Referring Expression Generation in Visually Grounded Dialogue with Discourse-aware Comprehension Guiding
Bram Willemsen, Gabriel Skantze
TL;DR
The paper tackles referring expression generation (REG) in visually grounded dialogue by proposing a two-stage framework: first, a multimodal generator (IDEFICS) produces contextually appropriate REs conditioned on dialogue history and referent image; second, a discourse-aware comprehension-guiding (CRDG) reranks candidates to maximize discriminative power within the dialogue. Discrimination is quantified by composing TIM and ITM scores from a pretrained discriminative VLM, with a pooled score $S_i = w_{a_i} \cdot \ln(a_i + \varepsilon) + w_{b_i} \cdot \ln(b_i + \varepsilon)$ and weights $w_{a_i} = \frac{2}{3}$, $w_{b_i} = \frac{1}{3}$, selecting the candidate with the highest $S_i$. The approach is validated on the AGOS dataset, demonstrating that CRDG-guided reranking yields higher text-image retrieval accuracy than greedy decoding, with human evaluations corroborating improved discriminative performance. The work highlights the value of discourse-aware evaluation in REG and provides LoRA-tuned weights and materials for reproducibility. Limitations include language scope, dataset size, and reliance on a closed-source CRDG setup, suggesting directions for multilingual and larger-scale multimodal studies.
Abstract
We propose an approach to referring expression generation (REG) in visually grounded dialogue that is meant to produce referring expressions (REs) that are both discriminative and discourse-appropriate. Our method constitutes a two-stage process. First, we model REG as a text- and image-conditioned next-token prediction task. REs are autoregressively generated based on their preceding linguistic context and a visual representation of the referent.
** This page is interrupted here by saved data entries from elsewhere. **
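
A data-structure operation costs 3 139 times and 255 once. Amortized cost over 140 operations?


Formula: Amortized cost = Total cost / Operations
Total cost = (139 * 3) + (1 * 255)
Total cost = 417 + 255 = 672
Amortized = 672 / 140 = 4.8

4.8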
Second, we propose the use of discourse-aware comprehension guiding as part of a generate-and-rerank strategy through which candidate REs generated with our REG model are reranked based on their discourse-dependent discriminatory power. Results from our human evaluation indicate that our proposed two-stage approach is effective in producing discriminative REs, with higher performance in terms of text-image retrieval accuracy for reranked REs compared to those generated using greedy decoding.